ALTER TABLE MY_TABLE
ADD COLUMN NEW_COLUMN_1 DECIMAL(39, 30) NULL,
ADD COLUMN NEW_COLUMN_2  DECIMAL(39, 30) NULL,
ADD COLUMN NEW_COLUMN_3 INT(10) UNSIGNED NULL,
-- 'ALGORITHM=INSTANT' is not compatible with foreign keys. 
-- The foreign key will need to be added in another statement
-- ADD CONSTRAINT SOME_CONSTRAINT FOREIGN KEY (NEW_COLUMN_3) REFERENCES SOME_OTHER_TABLE(SOME_OTHER_PK),
ADD COLUMN NEW_COLUMN_4 DATE NULL, 
-- the new option
ALGORITHM=INSTANT;

-- This completed in about 6 minutes. 
-- Adding the foreign creates an index under the hood. 
-- This index was 1.5 GB big.
SET FOREIGN_KEY_CHECKS=0;
ALTER TABLE MY_TABLE
  ADD FOREIGN KEY (NEW_COLUMN_3) REFERENCES SOME_OTHER_TABLE(SOME_OTHER_PK);
SET FOREIGN_KEY_CHECKS=1;

So my conclusions:

  • upgrade to MySQL 8 if you can
  • make sure that you always use (when possible) the ALGORITHM=INSTANT option.
0
votes

InnoDB is probably the storage engine you are using, since it's the default storage engine. InnoDB does some I/O that might seem redundant, to ensure there is no data loss.

For example:

  • Data and index pages modified in the buffer pool must be written to the tablespace. The table may need to split some pages during the process of adding columns, because the rows become wider, and fewer rows fit per page.
  • During writing pages to the tablespace, InnoDB first writes those pages to the doublewrite buffer, to ensure against data loss if there's a crash during a page write.
  • Transactions are written to the InnoDB redo log, and this may even result in multiple overwrites to the same block in the log.
  • Transactions are also written to the binary log if it is enabled for purposes of replication. Though this shouldn't be a big cost in the cast of an ALTER TABLE statement, because DDL statements are always written to the binary log in statement format, not in row format.

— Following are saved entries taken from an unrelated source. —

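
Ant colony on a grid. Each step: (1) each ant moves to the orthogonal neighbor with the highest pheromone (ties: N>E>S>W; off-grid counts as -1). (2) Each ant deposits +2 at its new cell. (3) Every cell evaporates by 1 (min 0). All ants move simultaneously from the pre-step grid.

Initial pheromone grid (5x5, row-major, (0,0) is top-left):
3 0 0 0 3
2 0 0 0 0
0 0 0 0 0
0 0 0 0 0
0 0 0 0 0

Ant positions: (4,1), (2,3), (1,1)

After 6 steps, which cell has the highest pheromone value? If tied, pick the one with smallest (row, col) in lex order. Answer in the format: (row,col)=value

Step 1: ant0:(4,1)->N->(3,1) | ant1:(2,3)->N->(1,3) | ant2:(1,1)->W->(1,0)
  grid max=3 at (1,0)
Step 2: ant0:(3,1)->N->(2,1) | ant1:(1,3)->N->(0,3) | ant2:(1,0)->N->(0,0)
  grid max=3 at (0,0)
Step 3: ant0:(2,1)->N->(1,1) | ant1:(0,3)->E->(0,4) | ant2:(0,0)->S->(1,0)
  grid max=3 at (1,0)
Step 4: ant0:(1,1)->W->(1,0) | ant1:(0,4)->S->(1,4) | ant2:(1,0)->N->(0,0)
  grid max=4 at (1,0)
Step 5: ant0:(1,0)->N->(0,0) | ant1:(1,4)->N->(0,4) | ant2:(0,0)->S->(1,0)
  grid max=5 at (1,0)
Step 6: ant0:(0,0)->S->(1,0) | ant1:(0,4)->S->(1,4) | ant2:(1,0)->N->(0,0)
  grid max=6 at (1,0)
Final grid:
  5 0 0 0 1
  6 0 0 0 1
  0 0 0 0 0
  0 0 0 0 0
  0 0 0 0 0
Max pheromone 6 at (1,0)

Answer: (1,0)=6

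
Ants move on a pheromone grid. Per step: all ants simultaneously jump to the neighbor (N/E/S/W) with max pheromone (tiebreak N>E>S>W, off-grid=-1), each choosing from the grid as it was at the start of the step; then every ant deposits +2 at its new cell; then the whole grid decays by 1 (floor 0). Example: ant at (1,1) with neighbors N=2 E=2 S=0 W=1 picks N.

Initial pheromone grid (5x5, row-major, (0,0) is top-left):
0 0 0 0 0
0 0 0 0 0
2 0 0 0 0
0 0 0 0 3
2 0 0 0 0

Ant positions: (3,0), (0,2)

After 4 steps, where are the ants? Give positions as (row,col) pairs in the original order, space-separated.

Step 1: ant0:(3,0)->N->(2,0) | ant1:(0,2)->E->(0,3)
  grid max=3 at (2,0)
Step 2: ant0:(2,0)->N->(1,0) | ant1:(0,3)->E->(0,4)
  grid max=2 at (2,0)
Step 3: ant0:(1,0)->S->(2,0) | ant1:(0,4)->S->(1,4)
  grid max=3 at (2,0)
Step 4: ant0:(2,0)->N->(1,0) | ant1:(1,4)->N->(0,4)
  grid max=2 at (2,0)

(1,0) (0,4)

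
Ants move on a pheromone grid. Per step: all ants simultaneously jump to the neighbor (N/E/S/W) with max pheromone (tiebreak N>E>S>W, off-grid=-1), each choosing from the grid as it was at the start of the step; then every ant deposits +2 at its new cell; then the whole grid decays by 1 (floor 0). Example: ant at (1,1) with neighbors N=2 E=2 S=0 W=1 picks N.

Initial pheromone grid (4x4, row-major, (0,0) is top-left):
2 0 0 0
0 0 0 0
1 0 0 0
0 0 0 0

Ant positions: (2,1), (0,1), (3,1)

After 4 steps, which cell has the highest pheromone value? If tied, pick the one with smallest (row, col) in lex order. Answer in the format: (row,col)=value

Answer: (2,0)=5

Derivation:
Step 1: ant0:(2,1)->W->(2,0) | ant1:(0,1)->W->(0,0) | ant2:(3,1)->N->(2,1)
  grid max=3 at (0,0)
Step 2: ant0:(2,0)->E->(2,1) | ant1:(0,0)->E->(0,1) | ant2:(2,1)->W->(2,0)
  grid max=3 at (2,0)
Step 3: ant0:(2,1)->W->(2,0) | ant1:(0,1)->W->(0,0) | ant2:(2,0)->E->(2,1)
  grid max=4 at (2,0)
Step 4: ant0:(2,0)->E->(2,1) | ant1:(0,0)->E->(0,1) | ant2:(2,1)->W->(2,0)
  grid max=5 at (2,0)
Final grid:
  2 1 0 0
  0 0 0 0
  5 4 0 0
  0 0 0 0
Max pheromone 5 at (2,0)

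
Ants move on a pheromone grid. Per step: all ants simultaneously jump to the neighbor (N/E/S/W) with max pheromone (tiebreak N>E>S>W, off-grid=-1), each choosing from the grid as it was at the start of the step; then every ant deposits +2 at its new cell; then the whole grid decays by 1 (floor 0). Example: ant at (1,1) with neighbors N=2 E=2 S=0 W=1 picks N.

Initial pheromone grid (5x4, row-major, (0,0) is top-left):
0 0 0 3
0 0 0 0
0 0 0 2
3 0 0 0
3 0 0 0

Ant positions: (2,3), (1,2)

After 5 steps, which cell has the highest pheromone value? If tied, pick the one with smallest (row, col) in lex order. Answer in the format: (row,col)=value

Answer: (0,3)=6

Derivation:
Step 1: ant0:(2,3)->N->(1,3) | ant1:(1,2)->N->(0,2)
  grid max=2 at (0,3)
Step 2: ant0:(1,3)->N->(0,3) | ant1:(0,2)->E->(0,3)
  grid max=5 at (0,3)
Step 3: ant0:(0,3)->S->(1,3) | ant1:(0,3)->S->(1,3)
  grid max=4 at (0,3)
Step 4: ant0:(1,3)->N->(0,3) | ant1:(1,3)->N->(0,3)
  grid max=7 at (0,3)
Step 5: ant0:(0,3)->S->(1,3) | ant1:(0,3)->S->(1,3)
  grid max=6 at (0,3)
Final grid:
  0 0 0 6
  0 0 0 5
  0 0 0 0
  0 0 0 0
  0 0 0 0
Max pheromone 6 at (0,3)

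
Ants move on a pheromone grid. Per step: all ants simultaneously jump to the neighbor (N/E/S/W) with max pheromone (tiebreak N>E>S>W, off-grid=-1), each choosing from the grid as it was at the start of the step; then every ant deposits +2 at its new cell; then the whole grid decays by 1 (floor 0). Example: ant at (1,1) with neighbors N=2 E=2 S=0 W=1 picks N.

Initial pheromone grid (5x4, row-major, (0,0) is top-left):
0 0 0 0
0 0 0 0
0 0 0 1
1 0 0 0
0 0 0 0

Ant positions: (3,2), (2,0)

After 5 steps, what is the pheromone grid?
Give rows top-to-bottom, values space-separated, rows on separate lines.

After step 1: ants at (2,2),(3,0)
  0 0 0 0
  0 0 0 0
  0 0 1 0
  2 0 0 0
  0 0 0 0
After step 2: ants at (1,2),(2,0)
  0 0 0 0
  0 0 1 0
  1 0 0 0
  1 0 0 0
  0 0 0 0
After step 3: ants at (0,2),(3,0)
  0 0 1 0
  0 0 0 0
  0 0 0 0
  2 0 0 0
  0 0 0 0
After step 4: ants at (0,3),(2,0)
  0 0 0 1
  0 0 0 0
  1 0 0 0
  1 0 0 0
  0 0 0 0
After step 5: ants at (1,3),(3,0)
  0 0 0 0
  0 0 0 1
  0 0 0 0
  2 0 0 0
  0 0 0 0

0 0 0 0
0 0 0 1
0 0 0 0
2 0 0 0
0 0 0 0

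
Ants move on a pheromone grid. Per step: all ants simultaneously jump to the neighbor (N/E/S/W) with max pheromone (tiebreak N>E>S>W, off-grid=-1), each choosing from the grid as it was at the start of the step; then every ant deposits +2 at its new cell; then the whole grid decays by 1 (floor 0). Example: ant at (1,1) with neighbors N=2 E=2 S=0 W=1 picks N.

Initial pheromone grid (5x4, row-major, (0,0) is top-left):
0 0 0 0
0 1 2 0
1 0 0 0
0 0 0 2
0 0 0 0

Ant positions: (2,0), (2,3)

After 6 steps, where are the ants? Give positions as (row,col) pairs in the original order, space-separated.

Step 1: ant0:(2,0)->N->(1,0) | ant1:(2,3)->S->(3,3)
  grid max=3 at (3,3)
Step 2: ant0:(1,0)->N->(0,0) | ant1:(3,3)->N->(2,3)
  grid max=2 at (3,3)
Step 3: ant0:(0,0)->E->(0,1) | ant1:(2,3)->S->(3,3)
  grid max=3 at (3,3)
Step 4: ant0:(0,1)->E->(0,2) | ant1:(3,3)->N->(2,3)
  grid max=2 at (3,3)
Step 5: ant0:(0,2)->E->(0,3) | ant1:(2,3)->S->(3,3)
  grid max=3 at (3,3)
Step 6: ant0:(0,3)->S->(1,3) | ant1:(3,3)->N->(2,3)
  grid max=2 at (3,3)

(1,3) (2,3)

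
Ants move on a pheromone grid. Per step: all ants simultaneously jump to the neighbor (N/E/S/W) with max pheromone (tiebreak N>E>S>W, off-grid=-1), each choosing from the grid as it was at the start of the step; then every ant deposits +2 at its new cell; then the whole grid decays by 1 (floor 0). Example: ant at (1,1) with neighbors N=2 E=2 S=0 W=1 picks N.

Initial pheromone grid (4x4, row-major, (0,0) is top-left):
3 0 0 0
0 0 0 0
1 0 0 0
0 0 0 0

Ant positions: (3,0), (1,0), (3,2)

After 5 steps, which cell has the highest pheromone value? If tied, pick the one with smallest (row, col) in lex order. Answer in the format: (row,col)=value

Answer: (0,0)=8

Derivation:
Step 1: ant0:(3,0)->N->(2,0) | ant1:(1,0)->N->(0,0) | ant2:(3,2)->N->(2,2)
  grid max=4 at (0,0)
Step 2: ant0:(2,0)->N->(1,0) | ant1:(0,0)->E->(0,1) | ant2:(2,2)->N->(1,2)
  grid max=3 at (0,0)
Step 3: ant0:(1,0)->N->(0,0) | ant1:(0,1)->W->(0,0) | ant2:(1,2)->N->(0,2)
  grid max=6 at (0,0)
Step 4: ant0:(0,0)->E->(0,1) | ant1:(0,0)->E->(0,1) | ant2:(0,2)->E->(0,3)
  grid max=5 at (0,0)
Step 5: ant0:(0,1)->W->(0,0) | ant1:(0,1)->W->(0,0) | ant2:(0,3)->S->(1,3)
  grid max=8 at (0,0)
Final grid:
  8 2 0 0
  0 0 0 1
  0 0 0 0
  0 0 0 0
Max pheromone 8 at (0,0)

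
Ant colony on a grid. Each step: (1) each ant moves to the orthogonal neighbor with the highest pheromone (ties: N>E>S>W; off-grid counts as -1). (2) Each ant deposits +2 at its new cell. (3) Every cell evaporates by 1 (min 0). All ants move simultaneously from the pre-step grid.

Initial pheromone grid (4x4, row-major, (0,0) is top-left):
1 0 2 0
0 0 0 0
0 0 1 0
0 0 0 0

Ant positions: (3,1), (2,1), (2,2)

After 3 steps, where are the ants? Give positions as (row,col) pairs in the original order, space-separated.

Step 1: ant0:(3,1)->N->(2,1) | ant1:(2,1)->E->(2,2) | ant2:(2,2)->N->(1,2)
  grid max=2 at (2,2)
Step 2: ant0:(2,1)->E->(2,2) | ant1:(2,2)->N->(1,2) | ant2:(1,2)->S->(2,2)
  grid max=5 at (2,2)
Step 3: ant0:(2,2)->N->(1,2) | ant1:(1,2)->S->(2,2) | ant2:(2,2)->N->(1,2)
  grid max=6 at (2,2)

(1,2) (2,2) (1,2)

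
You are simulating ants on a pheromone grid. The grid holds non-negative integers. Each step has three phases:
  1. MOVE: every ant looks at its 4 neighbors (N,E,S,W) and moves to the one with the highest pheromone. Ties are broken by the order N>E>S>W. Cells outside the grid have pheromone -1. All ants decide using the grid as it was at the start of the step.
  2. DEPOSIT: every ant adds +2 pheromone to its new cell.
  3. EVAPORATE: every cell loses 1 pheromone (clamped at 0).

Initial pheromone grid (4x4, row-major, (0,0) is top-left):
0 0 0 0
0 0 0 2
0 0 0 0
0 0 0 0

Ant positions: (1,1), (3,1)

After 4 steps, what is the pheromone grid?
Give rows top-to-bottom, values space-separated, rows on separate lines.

After step 1: ants at (0,1),(2,1)
  0 1 0 0
  0 0 0 1
  0 1 0 0
  0 0 0 0
After step 2: ants at (0,2),(1,1)
  0 0 1 0
  0 1 0 0
  0 0 0 0
  0 0 0 0
After step 3: ants at (0,3),(0,1)
  0 1 0 1
  0 0 0 0
  0 0 0 0
  0 0 0 0
After step 4: ants at (1,3),(0,2)
  0 0 1 0
  0 0 0 1
  0 0 0 0
  0 0 0 0

0 0 1 0
0 0 0 1
0 0 0 0
0 0 0 0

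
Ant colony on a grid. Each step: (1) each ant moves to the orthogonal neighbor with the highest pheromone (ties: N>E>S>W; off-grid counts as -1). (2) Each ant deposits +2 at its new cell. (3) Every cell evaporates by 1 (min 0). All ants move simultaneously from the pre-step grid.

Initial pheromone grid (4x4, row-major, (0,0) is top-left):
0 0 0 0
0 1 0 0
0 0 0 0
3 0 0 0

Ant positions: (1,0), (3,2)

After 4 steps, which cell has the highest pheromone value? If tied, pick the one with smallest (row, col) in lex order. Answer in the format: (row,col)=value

Step 1: ant0:(1,0)->E->(1,1) | ant1:(3,2)->N->(2,2)
  grid max=2 at (1,1)
Step 2: ant0:(1,1)->N->(0,1) | ant1:(2,2)->N->(1,2)
  grid max=1 at (0,1)
Step 3: ant0:(0,1)->S->(1,1) | ant1:(1,2)->W->(1,1)
  grid max=4 at (1,1)
Step 4: ant0:(1,1)->N->(0,1) | ant1:(1,1)->N->(0,1)
  grid max=3 at (0,1)
Final grid:
  0 3 0 0
  0 3 0 0
  0 0 0 0
  0 0 0 0
Max pheromone 3 at (0,1)

Answer: (0,1)=3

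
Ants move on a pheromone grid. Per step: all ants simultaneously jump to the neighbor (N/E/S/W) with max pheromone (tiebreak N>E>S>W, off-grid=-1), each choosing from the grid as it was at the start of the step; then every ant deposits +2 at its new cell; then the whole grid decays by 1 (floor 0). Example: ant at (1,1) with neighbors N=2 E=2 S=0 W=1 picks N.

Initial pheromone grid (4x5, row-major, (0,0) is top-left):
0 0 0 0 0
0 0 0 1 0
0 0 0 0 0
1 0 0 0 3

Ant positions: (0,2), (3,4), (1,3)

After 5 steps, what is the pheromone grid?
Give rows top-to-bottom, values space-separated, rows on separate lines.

After step 1: ants at (0,3),(2,4),(0,3)
  0 0 0 3 0
  0 0 0 0 0
  0 0 0 0 1
  0 0 0 0 2
After step 2: ants at (0,4),(3,4),(0,4)
  0 0 0 2 3
  0 0 0 0 0
  0 0 0 0 0
  0 0 0 0 3
After step 3: ants at (0,3),(2,4),(0,3)
  0 0 0 5 2
  0 0 0 0 0
  0 0 0 0 1
  0 0 0 0 2
After step 4: ants at (0,4),(3,4),(0,4)
  0 0 0 4 5
  0 0 0 0 0
  0 0 0 0 0
  0 0 0 0 3
After step 5: ants at (0,3),(2,4),(0,3)
  0 0 0 7 4
  0 0 0 0 0
  0 0 0 0 1
  0 0 0 0 2

0 0 0 7 4
0 0 0 0 0
0 0 0 0 1
0 0 0 0 2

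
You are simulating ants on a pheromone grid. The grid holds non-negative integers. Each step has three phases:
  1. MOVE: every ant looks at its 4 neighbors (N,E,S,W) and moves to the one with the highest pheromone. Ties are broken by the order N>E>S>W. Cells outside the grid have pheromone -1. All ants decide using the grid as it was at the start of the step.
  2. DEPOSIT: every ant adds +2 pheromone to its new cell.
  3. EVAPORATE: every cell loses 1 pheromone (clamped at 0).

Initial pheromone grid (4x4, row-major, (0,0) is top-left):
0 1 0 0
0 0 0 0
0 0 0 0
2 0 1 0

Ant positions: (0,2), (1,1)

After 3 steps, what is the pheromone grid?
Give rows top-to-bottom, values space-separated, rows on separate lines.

After step 1: ants at (0,1),(0,1)
  0 4 0 0
  0 0 0 0
  0 0 0 0
  1 0 0 0
After step 2: ants at (0,2),(0,2)
  0 3 3 0
  0 0 0 0
  0 0 0 0
  0 0 0 0
After step 3: ants at (0,1),(0,1)
  0 6 2 0
  0 0 0 0
  0 0 0 0
  0 0 0 0

0 6 2 0
0 0 0 0
0 0 0 0
0 0 0 0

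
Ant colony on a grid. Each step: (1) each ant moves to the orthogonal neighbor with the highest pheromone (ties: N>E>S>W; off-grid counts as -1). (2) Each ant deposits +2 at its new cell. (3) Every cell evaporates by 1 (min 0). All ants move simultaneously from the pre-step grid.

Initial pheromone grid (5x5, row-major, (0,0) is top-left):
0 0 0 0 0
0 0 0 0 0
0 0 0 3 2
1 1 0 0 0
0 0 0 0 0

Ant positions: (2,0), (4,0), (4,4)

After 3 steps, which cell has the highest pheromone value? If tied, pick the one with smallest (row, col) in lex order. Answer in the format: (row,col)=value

Step 1: ant0:(2,0)->S->(3,0) | ant1:(4,0)->N->(3,0) | ant2:(4,4)->N->(3,4)
  grid max=4 at (3,0)
Step 2: ant0:(3,0)->N->(2,0) | ant1:(3,0)->N->(2,0) | ant2:(3,4)->N->(2,4)
  grid max=3 at (2,0)
Step 3: ant0:(2,0)->S->(3,0) | ant1:(2,0)->S->(3,0) | ant2:(2,4)->W->(2,3)
  grid max=6 at (3,0)
Final grid:
  0 0 0 0 0
  0 0 0 0 0
  2 0 0 2 1
  6 0 0 0 0
  0 0 0 0 0
Max pheromone 6 at (3,0)

Answer: (3,0)=6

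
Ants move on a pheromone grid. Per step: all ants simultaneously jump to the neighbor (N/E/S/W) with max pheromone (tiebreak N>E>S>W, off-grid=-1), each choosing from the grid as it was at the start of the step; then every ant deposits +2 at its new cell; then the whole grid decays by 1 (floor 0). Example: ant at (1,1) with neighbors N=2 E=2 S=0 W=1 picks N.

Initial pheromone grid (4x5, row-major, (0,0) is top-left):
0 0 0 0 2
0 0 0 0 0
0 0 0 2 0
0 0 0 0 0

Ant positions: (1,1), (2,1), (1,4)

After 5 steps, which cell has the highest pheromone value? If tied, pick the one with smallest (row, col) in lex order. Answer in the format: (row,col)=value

Step 1: ant0:(1,1)->N->(0,1) | ant1:(2,1)->N->(1,1) | ant2:(1,4)->N->(0,4)
  grid max=3 at (0,4)
Step 2: ant0:(0,1)->S->(1,1) | ant1:(1,1)->N->(0,1) | ant2:(0,4)->S->(1,4)
  grid max=2 at (0,1)
Step 3: ant0:(1,1)->N->(0,1) | ant1:(0,1)->S->(1,1) | ant2:(1,4)->N->(0,4)
  grid max=3 at (0,1)
Step 4: ant0:(0,1)->S->(1,1) | ant1:(1,1)->N->(0,1) | ant2:(0,4)->S->(1,4)
  grid max=4 at (0,1)
Step 5: ant0:(1,1)->N->(0,1) | ant1:(0,1)->S->(1,1) | ant2:(1,4)->N->(0,4)
  grid max=5 at (0,1)
Final grid:
  0 5 0 0 3
  0 5 0 0 0
  0 0 0 0 0
  0 0 0 0 0
Max pheromone 5 at (0,1)

Answer: (0,1)=5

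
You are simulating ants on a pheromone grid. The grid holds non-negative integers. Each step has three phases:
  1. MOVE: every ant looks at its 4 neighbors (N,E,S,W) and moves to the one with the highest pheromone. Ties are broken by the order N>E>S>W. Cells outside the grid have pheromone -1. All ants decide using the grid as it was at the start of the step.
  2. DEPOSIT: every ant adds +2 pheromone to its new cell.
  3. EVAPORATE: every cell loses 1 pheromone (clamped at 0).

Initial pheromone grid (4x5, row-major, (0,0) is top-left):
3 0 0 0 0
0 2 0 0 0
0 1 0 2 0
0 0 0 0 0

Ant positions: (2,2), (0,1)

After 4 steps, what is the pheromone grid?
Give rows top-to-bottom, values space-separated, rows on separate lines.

After step 1: ants at (2,3),(0,0)
  4 0 0 0 0
  0 1 0 0 0
  0 0 0 3 0
  0 0 0 0 0
After step 2: ants at (1,3),(0,1)
  3 1 0 0 0
  0 0 0 1 0
  0 0 0 2 0
  0 0 0 0 0
After step 3: ants at (2,3),(0,0)
  4 0 0 0 0
  0 0 0 0 0
  0 0 0 3 0
  0 0 0 0 0
After step 4: ants at (1,3),(0,1)
  3 1 0 0 0
  0 0 0 1 0
  0 0 0 2 0
  0 0 0 0 0

3 1 0 0 0
0 0 0 1 0
0 0 0 2 0
0 0 0 0 0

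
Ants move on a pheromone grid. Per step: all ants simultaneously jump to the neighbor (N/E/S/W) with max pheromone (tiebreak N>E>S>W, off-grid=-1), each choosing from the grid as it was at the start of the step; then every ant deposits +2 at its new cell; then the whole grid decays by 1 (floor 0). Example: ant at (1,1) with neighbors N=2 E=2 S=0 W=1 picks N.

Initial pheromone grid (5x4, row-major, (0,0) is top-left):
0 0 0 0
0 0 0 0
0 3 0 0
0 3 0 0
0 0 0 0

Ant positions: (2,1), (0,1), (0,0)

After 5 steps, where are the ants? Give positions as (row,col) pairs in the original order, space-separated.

Step 1: ant0:(2,1)->S->(3,1) | ant1:(0,1)->E->(0,2) | ant2:(0,0)->E->(0,1)
  grid max=4 at (3,1)
Step 2: ant0:(3,1)->N->(2,1) | ant1:(0,2)->W->(0,1) | ant2:(0,1)->E->(0,2)
  grid max=3 at (2,1)
Step 3: ant0:(2,1)->S->(3,1) | ant1:(0,1)->E->(0,2) | ant2:(0,2)->W->(0,1)
  grid max=4 at (3,1)
Step 4: ant0:(3,1)->N->(2,1) | ant1:(0,2)->W->(0,1) | ant2:(0,1)->E->(0,2)
  grid max=4 at (0,1)
Step 5: ant0:(2,1)->S->(3,1) | ant1:(0,1)->E->(0,2) | ant2:(0,2)->W->(0,1)
  grid max=5 at (0,1)

(3,1) (0,2) (0,1)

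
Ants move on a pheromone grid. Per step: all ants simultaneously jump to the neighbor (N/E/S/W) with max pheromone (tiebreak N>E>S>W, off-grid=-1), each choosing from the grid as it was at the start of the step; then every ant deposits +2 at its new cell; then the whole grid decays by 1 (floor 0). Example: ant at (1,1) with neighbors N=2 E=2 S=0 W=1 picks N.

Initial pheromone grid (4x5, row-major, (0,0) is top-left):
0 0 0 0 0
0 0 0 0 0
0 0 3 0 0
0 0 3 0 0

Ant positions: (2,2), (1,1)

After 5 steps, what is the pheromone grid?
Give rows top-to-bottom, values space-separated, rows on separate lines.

After step 1: ants at (3,2),(0,1)
  0 1 0 0 0
  0 0 0 0 0
  0 0 2 0 0
  0 0 4 0 0
After step 2: ants at (2,2),(0,2)
  0 0 1 0 0
  0 0 0 0 0
  0 0 3 0 0
  0 0 3 0 0
After step 3: ants at (3,2),(0,3)
  0 0 0 1 0
  0 0 0 0 0
  0 0 2 0 0
  0 0 4 0 0
After step 4: ants at (2,2),(0,4)
  0 0 0 0 1
  0 0 0 0 0
  0 0 3 0 0
  0 0 3 0 0
After step 5: ants at (3,2),(1,4)
  0 0 0 0 0
  0 0 0 0 1
  0 0 2 0 0
  0 0 4 0 0

0 0 0 0 0
0 0 0 0 1
0 0 2 0 0
0 0 4 0 0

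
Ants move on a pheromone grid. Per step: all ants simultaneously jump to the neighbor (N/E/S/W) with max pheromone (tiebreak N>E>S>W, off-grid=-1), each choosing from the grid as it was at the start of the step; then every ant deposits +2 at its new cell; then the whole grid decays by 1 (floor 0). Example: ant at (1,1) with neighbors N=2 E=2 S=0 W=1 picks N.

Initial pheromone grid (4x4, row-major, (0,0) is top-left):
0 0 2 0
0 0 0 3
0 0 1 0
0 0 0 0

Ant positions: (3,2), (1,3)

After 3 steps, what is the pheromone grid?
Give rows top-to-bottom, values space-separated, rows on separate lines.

After step 1: ants at (2,2),(0,3)
  0 0 1 1
  0 0 0 2
  0 0 2 0
  0 0 0 0
After step 2: ants at (1,2),(1,3)
  0 0 0 0
  0 0 1 3
  0 0 1 0
  0 0 0 0
After step 3: ants at (1,3),(1,2)
  0 0 0 0
  0 0 2 4
  0 0 0 0
  0 0 0 0

0 0 0 0
0 0 2 4
0 0 0 0
0 0 0 0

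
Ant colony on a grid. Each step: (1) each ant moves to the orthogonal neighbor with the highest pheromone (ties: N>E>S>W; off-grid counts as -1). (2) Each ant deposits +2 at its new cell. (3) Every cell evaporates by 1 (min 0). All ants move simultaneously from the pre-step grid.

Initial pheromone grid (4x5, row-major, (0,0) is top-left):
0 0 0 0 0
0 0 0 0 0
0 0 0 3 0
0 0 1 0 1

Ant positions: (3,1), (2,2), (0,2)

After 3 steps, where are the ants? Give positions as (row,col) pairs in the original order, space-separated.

Step 1: ant0:(3,1)->E->(3,2) | ant1:(2,2)->E->(2,3) | ant2:(0,2)->E->(0,3)
  grid max=4 at (2,3)
Step 2: ant0:(3,2)->N->(2,2) | ant1:(2,3)->N->(1,3) | ant2:(0,3)->E->(0,4)
  grid max=3 at (2,3)
Step 3: ant0:(2,2)->E->(2,3) | ant1:(1,3)->S->(2,3) | ant2:(0,4)->S->(1,4)
  grid max=6 at (2,3)

(2,3) (2,3) (1,4)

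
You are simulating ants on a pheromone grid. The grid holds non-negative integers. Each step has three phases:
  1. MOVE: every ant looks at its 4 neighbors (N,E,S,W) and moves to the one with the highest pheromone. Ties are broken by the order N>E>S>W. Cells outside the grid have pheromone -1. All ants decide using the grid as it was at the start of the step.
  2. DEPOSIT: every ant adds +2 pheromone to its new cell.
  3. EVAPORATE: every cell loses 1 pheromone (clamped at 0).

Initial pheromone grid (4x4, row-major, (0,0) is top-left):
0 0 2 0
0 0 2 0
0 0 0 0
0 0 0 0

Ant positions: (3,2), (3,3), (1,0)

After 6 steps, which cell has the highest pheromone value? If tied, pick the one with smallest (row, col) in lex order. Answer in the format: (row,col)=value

Answer: (1,2)=10

Derivation:
Step 1: ant0:(3,2)->N->(2,2) | ant1:(3,3)->N->(2,3) | ant2:(1,0)->N->(0,0)
  grid max=1 at (0,0)
Step 2: ant0:(2,2)->N->(1,2) | ant1:(2,3)->W->(2,2) | ant2:(0,0)->E->(0,1)
  grid max=2 at (1,2)
Step 3: ant0:(1,2)->S->(2,2) | ant1:(2,2)->N->(1,2) | ant2:(0,1)->E->(0,2)
  grid max=3 at (1,2)
Step 4: ant0:(2,2)->N->(1,2) | ant1:(1,2)->S->(2,2) | ant2:(0,2)->S->(1,2)
  grid max=6 at (1,2)
Step 5: ant0:(1,2)->S->(2,2) | ant1:(2,2)->N->(1,2) | ant2:(1,2)->S->(2,2)
  grid max=7 at (1,2)
Step 6: ant0:(2,2)->N->(1,2) | ant1:(1,2)->S->(2,2) | ant2:(2,2)->N->(1,2)
  grid max=10 at (1,2)
Final grid:
  0 0 0 0
  0 0 10 0
  0 0 8 0
  0 0 0 0
Max pheromone 10 at (1,2)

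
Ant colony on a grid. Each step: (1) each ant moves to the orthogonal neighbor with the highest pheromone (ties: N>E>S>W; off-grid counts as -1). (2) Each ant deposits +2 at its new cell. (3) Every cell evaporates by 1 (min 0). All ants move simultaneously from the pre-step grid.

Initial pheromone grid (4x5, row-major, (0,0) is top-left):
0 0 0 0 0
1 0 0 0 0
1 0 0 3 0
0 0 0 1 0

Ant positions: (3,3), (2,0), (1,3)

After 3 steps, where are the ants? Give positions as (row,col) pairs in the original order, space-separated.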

You also asked what can be done to speed up the ALTER TABLE. The reason to want it to run faster is usually because during an ALTER TABLE, the table is locked and may block concurrent queries.

At my company, we use the free tool pt-online-schema-change, so we can continue to use the table more or less freely while it is being altered. It actually takes longer to complete the alter this way, but it's not so inconvenient since it doesn't block our access to the table.